Sunday, October 03, 2010

Is Copyright Infringement Dischargeable in Bankruptcy?

In Re Therese Pearman, 432 B.R. 495 (D. New Jersey June 23, 2010) struggled with precisely this issue.  Ms. Pearman wrote a poem grieving her grandparents' death.  It was entered in a national competition and won. Then her poem was published in "Chicken Soup for the Christian Soul". She complained and was paid a $500 licensing fee. Years later she found out that someone else was using her poem. She sued for copyright infringement.

But it turns out that someone else wrote the poem in the 1960s.  The accused infringer turned around and sued her demanding sanctions.
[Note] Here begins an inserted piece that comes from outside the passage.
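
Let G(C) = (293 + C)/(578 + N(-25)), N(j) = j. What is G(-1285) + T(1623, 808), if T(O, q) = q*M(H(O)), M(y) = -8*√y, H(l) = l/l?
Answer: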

She declared bankruptcy. In analyzing whether the claims against her were dischargeable in bankruptcy the court analyzed first whether or not her actions were willful. The court concluded that they were.

But the court then went on to the second portion of its analysis in determining whether the alleged debt qualified as an exception to discharge in bankruptcy. To qualify for the exception the injury must also be "malicious".  The court found that the injury was not malicious and thus did not qualify as an exception to discharge in bankruptcy under Section 523(a) (6) of the Bankruptcy Code.

So the answer is "sometimes" and a higher "malice" standard must be satisfied.  See In re Barboza, 545 F.3d 702 (9th Cir. 2008).